The history behind the wharf is an integral aspect of the IAAM, because in 2020, the museum will complete construction on top of the site.
“It allows us to have a very pivotal point of reference for history, in a sense that Charleston was once, not only the wealthiest city in the country, but also had the largest wharf in the colonies,” Heyward elaborated on the importance of the museum. “So, there’s a huge way in which the history of Charleston intertwines with the period of enslavement, which is really horrific. But, acknowledging the history in a way that offers context is important to help us to build bridges of understanding and hopefully racial equity and justice in the future.”
While Gadsden’s Wharf is a focal point for the IAAM, the museum will emphasize black history in America, showing the role it played in the story of the country. Programming and exhibits will run from the Trans-Atlantic Slave Trade, a Center for Family History, which will give tools to African-Americans looking to research their family history, and a Gullah-Geechee gallery.
“The museum itself is going to be a vibrant institution,” said Heyward. “I think it’s also important to connect the narrative to what is considered the African diaspora. Considering the fact that African identity is found in the Caribbean, Africa, and other parts of the world, there are things that unite a cultural identity in different ways and practices.”
The International African American Museum has received much publicity since 2015, after the Mother Emanuel Shooting left nine African-American men and women dead at the hands of a sworn white supremacist. In response, former Charleston Mayor Joe Riley, one of the museum’s initiators, said that there was a clear need for the IAAM. Riley expected $75 million for the project, and many Charleston area businesses and individuals have stepped up to help, including several with Daniel Island ties. Among them, philanthropist and entrepreneur Ben Navarro and his company Sherman Financial Group. Navarro, who took over ownership of Daniel Island-based Charleston Tennis LLC, as well as operations of the Family Circle Tennis Center and the Volvo Car Open last year, pledged $250,000 in support of the project.

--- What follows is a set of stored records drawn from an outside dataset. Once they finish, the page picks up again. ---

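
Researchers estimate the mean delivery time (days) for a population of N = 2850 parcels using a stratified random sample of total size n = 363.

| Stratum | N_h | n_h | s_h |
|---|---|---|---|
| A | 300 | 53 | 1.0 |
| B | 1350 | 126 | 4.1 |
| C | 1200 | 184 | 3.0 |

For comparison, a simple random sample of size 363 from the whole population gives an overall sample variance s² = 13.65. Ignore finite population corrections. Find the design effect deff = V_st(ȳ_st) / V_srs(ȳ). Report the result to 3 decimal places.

V̂(ȳ_st) = Σ W_h² s_h²/n_h, with W_h = N_h/N and N = 2850:
  stratum A: (300/2850)²·1.0²/53 = 0.000209063
  stratum B: (1350/2850)²·4.1²/126 = 0.0299347
  stratum C: (1200/2850)²·3.0²/184 = 0.00867156
V_st = 0.0388153
V_srs = s²/n = 13.65/363 = 0.0376033
deff = V_st / V_srs = 0.0388153/0.0376033 = 1.0322

deff ≈ 1.032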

In June 2016, Blackbaud pledged $1 million to the museum for its Digital Media Lab.
“It was our first million dollar gift, ever, in the history of the company,” said Blackbaud’s Vice President of Corporate Citizenship and Philanthropy Rachel Hutchisson. “They say, now, that it was a really pivotal gift in helping them build that momentum that they needed to close the gap in their funding.”
Longtime Charleston leaders and co-founders of Daniel Island-based Benefitfocus, Shawn Jenkins and Mason Holland, and their families have generously pledged $500,000 to the IAAM’s Founders Fund.
“Given our backgrounds in the technology space, we see the value and potential of this museum,” said Jenkins, in an IAAM press release about the gift. “This institution will evolve over time, serving generations to come. It’s exciting to support a cultural landmark that will serve this community and its families far into the future.”
In 2018, the first and largest fundraising goal was met. Currently, the IAAM is securing funding for programming ($8 million) and long-term support and stability ($10 million). Construction is expected to commence this year and finish in 2020.
For Heyward, the swells of cash that have come into the museum represent a sense of togetherness.
“This is a project that reflects a collective engagement, investment of people from all walks of life,” he said. “We have support from the state of South Carolina, we have support from the local Charleston government and community, individuals rooted here in South Carolina, but folks who are beyond the state and Charleston have all played a really interesting role. I think that it speaks to the ability for community to come together behind something positive.”